Millimeter wave (mmWave) communication, utilizing beamforming techniques to address the inherent path loss limitation, is considered as one of the key technologies to support ever increasing high throughput and low latency demands of connected vehicles. However, adopting standard defined beamforming approach in highly dynamic vehicular environments often incurs high beam training overheads and reduction in the available airtime for communications, which is mainly due to exchanging pilot signals and exhaustive beam measurements. To this end, we present a multi-modal sensing and fusion learning framework as a potential alternative solution to reduce such overheads.
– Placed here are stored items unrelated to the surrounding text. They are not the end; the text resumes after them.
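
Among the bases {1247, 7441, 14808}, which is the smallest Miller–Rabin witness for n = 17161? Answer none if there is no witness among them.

n − 1 = 17160 = 2^3 · 2145, so s = 3 and d = 2145.
Base 1247: x_0 = 1247^2145 mod 17161 = 10872. x_0 is neither 1 nor 17160, so continue squaring. x_1 = 10872^2 mod 17161 = 12577. x_2 = 12577^2 mod 17161 = 7992. Reached i = s−1 = 2 without hitting −1: 1247 is a Miller–Rabin witness and 17161 is composite.
Base 7441: x_0 = 7441^2145 mod 17161 = 7599. x_0 is neither 1 nor 17160, so continue squaring. x_1 = 7599^2 mod 17161 = 15197. x_2 = 15197^2 mod 17161 = 13232. Reached i = s−1 = 2 without hitting −1: 7441 is a Miller–Rabin witness and 17161 is composite.
Base 14808: x_0 = 14808^2145 mod 17161 = 14411. x_0 is neither 1 nor 17160, so continue squaring. x_1 = 14411^2 mod 17161 = 11660. x_2 = 11660^2 mod 17161 = 6158. Reached i = s−1 = 2 without hitting −1: 14808 is a Miller–Rabin witness and 17161 is composite.
The smallest witness among the given bases is 1247.

1247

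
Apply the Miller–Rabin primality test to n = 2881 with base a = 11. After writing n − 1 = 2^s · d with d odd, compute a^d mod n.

n − 1 = 2880 = 2^6 · 45, so s = 6 and d = 45.
11^45 mod 2881 = 1546.

1546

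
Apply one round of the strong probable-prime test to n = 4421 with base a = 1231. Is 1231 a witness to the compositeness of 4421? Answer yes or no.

n − 1 = 4420 = 2^2 · 1105, so s = 2 and d = 1105.
x_0 = 1231^1105 mod 4421 = 4420.
x_0 = 4420 ≡ −1, so 1231 is not a witness.

no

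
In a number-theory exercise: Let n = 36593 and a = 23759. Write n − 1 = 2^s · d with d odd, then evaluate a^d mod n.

n − 1 = 36592 = 2^4 · 2287, so s = 4 and d = 2287.
By repeated squaring, 23759^2287 ≡ 34109 (mod 36593).

34109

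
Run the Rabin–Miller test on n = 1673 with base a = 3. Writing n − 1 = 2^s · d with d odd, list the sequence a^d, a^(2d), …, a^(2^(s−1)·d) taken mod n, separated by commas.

565, 1355, 744

n − 1 = 1672 = 2^3 · 209, so s = 3 and d = 209.
x_0 = 3^209 mod 1673 = 565.
x_1 = 565^2 mod 1673 = 1355.
x_2 = 1355^2 mod 1673 = 744.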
In this framework, we first extract the representative features from the sensing modalities by modality specific encoders, then, utilize multi-head cross-modal attention to learn dependencies and correlations between different modalities, and subsequently fuse the multimodal features to obtain predicted top-k beams so that the best line-of-sight links can be proactively established. To show the generalizability of the proposed framework, we perform a comprehensive experiment in four different vehicle-to-infrastructure (V2I) and vehicle-to-vehicle (V2V) scenarios from real world multimodal and 60 GHz mmWave wireless sensing data. The experiment reveals that the proposed framework (i) achieves up to 96.72% accuracy on predicting top-15 beams correctly, (ii) incurs roughly 0.77 dB average power loss, and (iii) improves the overall latency and beam searching space overheads by 86.81% and 76.56% respectively for top-15 beams compared to standard defined approach.

Figures (6)

• Figure 1: Illustration of our considered system model enabled by mmWave V2I and V2V communications.
• Figure 2: The overview of the proposed framework, which is comprised of three distinct modality specific encoders for feature extractions, each taking the pre-processed modalities as inputs, followed by multi-modal fusion and beam prediction procedures.
• Figure 3: The results on the basis of loss curves for V2I-Day, V2I-Night, V2V-Day, and V2V-Night scenarios (from left to right), assessing the the differences between predicted and ground truth beams during the training and validation processes over $40$ number of epochs.
• Figure 4: The performance comparisons on average achieved accuracies in percentages and average power mmWave loss in decibels tested on all considered V2I and V2V scenarios.
• Figure 5: (a) The 5G-NR standard defined frame structure of synchronizing signal (SS) burst (SSB1, SSB2, etc. within an SS burst in different colors are the SS blocks associated with each beam) and (b)&(c) the procedures of standardized defined exhaustive beamforming and after integrating the proposed multimodal model into it, represented as timing diagrams.